Google DeepMind has just introduced a groundbreaking duo of artificial intelligence models, Gemini Robotics-ER 1.5 and Gemini Robotics 1.5, designed to breathe new life into general-purpose robots. These models operate in perfect synchronicity, promising unparalleled advancements in reasoning, visual perception, and physical action across diverse real-world situations. The ER 1.5 model takes on the crucial role of the ‘planner’ or ‘orchestrator,’ meticulously mapping out tasks, while its counterpart, the 1.5 model, flawlessly executes these plans based on simple, natural language commands.
How Google DeepMind’s Gemini Models Serve as the Robot’s Brain
In a recent announcement, DeepMind shared exciting details about these new Gemini Robotics models, emphasizing their role in empowering general-purpose robots for the real world. Generative AI has already sparked a revolution in robotics, transforming how we interact with machines by allowing natural language commands instead of complex traditional interfaces.
Yet, the journey to truly integrate AI as a robot’s ‘brain’ has faced significant hurdles. Large language models often struggle with spatial and temporal understanding, leading to difficulties in making precise movements or recognizing various object shapes. This challenge arose because a single AI model was tasked with both devising and executing a plan, often resulting in errors and delays.

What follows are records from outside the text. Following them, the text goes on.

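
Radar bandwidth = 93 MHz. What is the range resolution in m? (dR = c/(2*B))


dR = 3e8 / (2 * 93000000.0) = 1.61 m

1.61 m


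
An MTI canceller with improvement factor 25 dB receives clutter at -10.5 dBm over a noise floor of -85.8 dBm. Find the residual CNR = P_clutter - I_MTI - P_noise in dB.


CNR = -10.5 - 25 - (-85.8) = 50.3 dB

50.3 dB


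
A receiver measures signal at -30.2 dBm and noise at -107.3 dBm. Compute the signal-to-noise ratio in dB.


SNR = -30.2 - (-107.3) = 77.1 dB

77.1 dB


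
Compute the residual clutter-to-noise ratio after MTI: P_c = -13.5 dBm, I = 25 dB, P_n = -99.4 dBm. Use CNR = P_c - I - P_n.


CNR = -13.5 - 25 - (-99.4) = 60.9 dB

60.9 dB


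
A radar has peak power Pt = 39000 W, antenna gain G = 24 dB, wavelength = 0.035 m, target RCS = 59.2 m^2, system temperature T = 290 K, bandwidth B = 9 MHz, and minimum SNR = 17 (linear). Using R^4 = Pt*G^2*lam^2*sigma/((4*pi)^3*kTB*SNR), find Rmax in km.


G_lin = 10^(24/10) = 251.188643
R^4 = 39000 * 251.188643^2 * 0.035^2 * 59.2 / ((4*pi)^3 * 1.38e-23 * 290 * 9000000.0 * 17)
R^4 = 1.46867e17 m^4
R_max = (1.46867e17)^(1/4) = 19576.3 m = 19.6 km

19.6 km


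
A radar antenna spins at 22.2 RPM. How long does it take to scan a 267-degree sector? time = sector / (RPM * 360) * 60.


t = 267 / (22.2 * 360) * 60 = 2.0 s

2.0 s


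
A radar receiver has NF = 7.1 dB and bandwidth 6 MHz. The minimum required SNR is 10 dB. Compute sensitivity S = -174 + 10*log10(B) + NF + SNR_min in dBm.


10*log10(6000000.0) = 67.78
S = -174 + 67.78 + 7.1 + 10 = -89.1 dBm

-89.1 dBm


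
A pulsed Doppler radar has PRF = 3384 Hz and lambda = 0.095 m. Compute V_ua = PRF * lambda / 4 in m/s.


V_ua = 3384 * 0.095 / 4 = 80.4 m/s

80.4 m/s


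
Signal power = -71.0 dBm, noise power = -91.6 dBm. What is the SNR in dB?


SNR = -71.0 - (-91.6) = 20.6 dB

20.6 dB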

Google’s brilliant solution is a dual-model architecture. At its heart is the Gemini Robotics-ER 1.5, a powerful vision-language model (VLM) equipped with advanced reasoning and sophisticated tool-calling abilities. This model can formulate intricate, multi-step plans for any given task. DeepMind highlights its exceptional capacity for logical decision-making within physical environments and its ability to seamlessly access external resources, such as Google Search, to gather necessary information. It has also achieved remarkable performance in key spatial understanding evaluations.
Once the plan is meticulously crafted, the Gemini Robotics 1.5 seamlessly takes over. This vision-language-action (VLA) model translates visual input and instructions directly into precise motor commands, enabling the robot to perform its duties. Before acting, it intelligently calculates the most efficient execution path, and notably, it can even articulate its thought process in natural language, offering a new level of transparency and understanding.
Google asserts that this innovative system will dramatically improve robots’ ability to grasp and execute complex, multi-stage instructions seamlessly. Imagine a scenario where a user asks a robot to sort various items into compost, recycling, and trash bins. This advanced AI system can first access the latest recycling guidelines online, then carefully analyze the objects before it, formulate an optimal sorting plan, and finally, execute the task with precision.
A significant highlight is the design of these AI models to be highly adaptable, functioning effectively in robots of any form factor or size. This versatility is attributed to their superior spatial understanding capabilities. Currently, developers can access the Gemini Robotics-ER 1.5 orchestrator model through the Gemini application programming interface (API) in Google AI Studio. However, the advanced VLA model is presently reserved for a select group of partners.